Why Scientists Are Awful Media Spokespersons
If you believe in global climate change, these numbers should scare you. According to a New York Times article from last week:
“In 2008, 50 percent of conservatives said the effects of global warming were already occurring. That number dropped to 30 percent this year, according to a Gallup poll conducted in March. A survey by Yale and George Mason universities in July found that 38 percent of Republicans don’t believe global warming is happening.”
With Republicans reclaiming the House and gaining ground in the Senate, climate change advocates will have a tougher fight than ever before. And scientists won’t make it any easier for those advocates to succeed.
Why? Because scientists regularly undermine their own work when appearing as media spokespersons. Here are three reasons they fail – and what they can do to improve.
1. They Hedge
Scientists don’t speak the language of absolutes, but rather the language of theories, studies, and hypotheses.
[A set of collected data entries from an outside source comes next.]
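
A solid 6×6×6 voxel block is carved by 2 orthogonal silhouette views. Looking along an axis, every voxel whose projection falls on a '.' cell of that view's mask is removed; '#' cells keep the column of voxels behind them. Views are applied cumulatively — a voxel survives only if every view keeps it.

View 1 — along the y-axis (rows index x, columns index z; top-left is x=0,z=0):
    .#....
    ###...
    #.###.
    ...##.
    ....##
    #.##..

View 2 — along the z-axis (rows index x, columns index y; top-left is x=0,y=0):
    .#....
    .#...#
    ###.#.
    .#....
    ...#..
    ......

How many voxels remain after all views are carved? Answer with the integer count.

before carving: 216 voxels (6×6×6)
after view 1 [y-axis, 15 of 36 cells solid] → remaining = 90
after view 2 [z-axis, 9 of 36 cells solid] → remaining = 27

|visual hull| = 27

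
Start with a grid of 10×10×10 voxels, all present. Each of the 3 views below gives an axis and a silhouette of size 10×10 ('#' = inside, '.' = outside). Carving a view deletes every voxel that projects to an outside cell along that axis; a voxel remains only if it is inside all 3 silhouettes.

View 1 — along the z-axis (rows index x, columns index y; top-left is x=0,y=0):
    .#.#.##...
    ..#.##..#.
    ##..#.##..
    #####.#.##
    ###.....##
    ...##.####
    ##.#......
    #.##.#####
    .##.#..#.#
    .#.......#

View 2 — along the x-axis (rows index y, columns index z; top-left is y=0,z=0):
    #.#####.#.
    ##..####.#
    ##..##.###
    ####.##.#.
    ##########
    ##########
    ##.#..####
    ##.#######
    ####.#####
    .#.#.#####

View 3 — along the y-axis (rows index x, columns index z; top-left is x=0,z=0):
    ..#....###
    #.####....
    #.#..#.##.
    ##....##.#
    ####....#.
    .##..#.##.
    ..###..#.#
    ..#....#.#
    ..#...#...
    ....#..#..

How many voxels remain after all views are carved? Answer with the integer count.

voxel count = 154

full grid |V| = 1000
step 1: project along z, AND mask (50/100) → |grid| = 500
step 2: project along x, AND mask (80/100) → |grid| = 392
step 3: project along y, AND mask (41/100) → |grid| = 154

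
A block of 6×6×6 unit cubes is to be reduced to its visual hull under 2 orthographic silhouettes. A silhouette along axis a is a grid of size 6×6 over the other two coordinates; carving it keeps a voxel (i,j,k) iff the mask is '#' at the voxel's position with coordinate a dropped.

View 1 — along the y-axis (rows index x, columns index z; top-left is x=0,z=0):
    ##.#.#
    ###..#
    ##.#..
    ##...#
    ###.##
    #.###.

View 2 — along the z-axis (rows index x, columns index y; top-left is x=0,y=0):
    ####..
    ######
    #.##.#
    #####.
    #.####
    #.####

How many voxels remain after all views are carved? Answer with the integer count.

initial block: 6^3 = 216
after view 1 [y-axis, 23 of 36 cells solid] → remaining = 138
after view 2 [z-axis, 29 of 36 cells solid] → remaining = 112

remaining voxels: 112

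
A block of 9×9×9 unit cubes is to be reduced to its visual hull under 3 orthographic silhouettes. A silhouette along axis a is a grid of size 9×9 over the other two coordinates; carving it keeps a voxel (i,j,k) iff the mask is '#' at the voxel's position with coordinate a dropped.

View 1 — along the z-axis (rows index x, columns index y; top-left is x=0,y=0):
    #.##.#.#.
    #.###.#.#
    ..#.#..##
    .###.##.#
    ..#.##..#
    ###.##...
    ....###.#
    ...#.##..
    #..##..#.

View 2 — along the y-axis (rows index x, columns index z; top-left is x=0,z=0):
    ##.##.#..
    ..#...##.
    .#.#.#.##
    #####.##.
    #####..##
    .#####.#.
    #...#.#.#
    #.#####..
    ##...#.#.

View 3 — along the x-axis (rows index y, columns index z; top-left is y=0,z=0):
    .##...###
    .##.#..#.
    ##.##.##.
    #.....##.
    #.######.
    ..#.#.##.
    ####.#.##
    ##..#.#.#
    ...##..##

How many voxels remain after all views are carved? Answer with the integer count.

before carving: 729 voxels (9×9×9)
carve view 1 (along z, XY-mask fill 41/81): 369 voxels remain
carve view 2 (along y, XZ-mask fill 47/81): 213 voxels remain
carve view 3 (along x, YZ-mask fill 45/81): 127 voxels remain

127 voxels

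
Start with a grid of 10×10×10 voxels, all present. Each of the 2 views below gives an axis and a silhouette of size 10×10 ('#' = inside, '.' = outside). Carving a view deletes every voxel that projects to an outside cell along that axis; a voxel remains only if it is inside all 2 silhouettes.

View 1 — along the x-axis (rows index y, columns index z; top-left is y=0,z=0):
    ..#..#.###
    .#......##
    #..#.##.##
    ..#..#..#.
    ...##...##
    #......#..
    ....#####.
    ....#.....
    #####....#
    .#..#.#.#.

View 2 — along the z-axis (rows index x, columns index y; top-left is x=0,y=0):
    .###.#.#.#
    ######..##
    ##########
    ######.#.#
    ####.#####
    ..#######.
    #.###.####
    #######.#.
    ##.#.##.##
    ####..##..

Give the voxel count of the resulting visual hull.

|visual hull| = 300

before carving: 1000 voxels (10×10×10)
after view 1 [x-axis, 39 of 100 cells solid] → remaining = 390
after view 2 [z-axis, 77 of 100 cells solid] → remaining = 300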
They load their interviews with phrases such as:
- “the emerging conclusion seems to be”
- “there is increasing evidence that”
- “a recent study suggests”
But media interviews plagued with hedge phrases are squandered opportunities. The average television news sound bite is just seven seconds long, and hedge phrases cost too much of their limited airtime. Worse, climate change skeptics share no such concerns about hedging their language – they just communicate with broadly understandable, everyday language.
2. They Focus on Facts
Facts are beautiful things, but they don’t necessarily move people. Good communicators align their facts to an audience’s needs, so scientists need to create a larger context for their facts. Instead of simply stating evidence, they need to tell the audience what it means for them.
3. They Speak to Their Peers
I often ask scientists how they can express a complicated point more understandably. They regularly respond with something along the lines of, “Well, I need to leave that small detail in there, or else my colleagues will give me grief.” They’re forgetting a critical point: the primary audience isn’t their peers – it’s the general public. That means they need to lose some important but unnecessary detail in the pursuit of a larger goal – being understood. That’s not “dumbing it down,” but rather the very essence of effective communication. And they better believe that climate change skeptics fully understand that.
I’ve worked with hundreds of scientists through the years, and have great affection for their work. But the era in which scientists are “right” just because they say so is over. In order to be effective, scientists now have to carry the burden of not only being technically accurate, but also communications savvy. Only when they learn to leave their inner policy wonk behind during media interviews will their work be viewed with the credibility it deserves.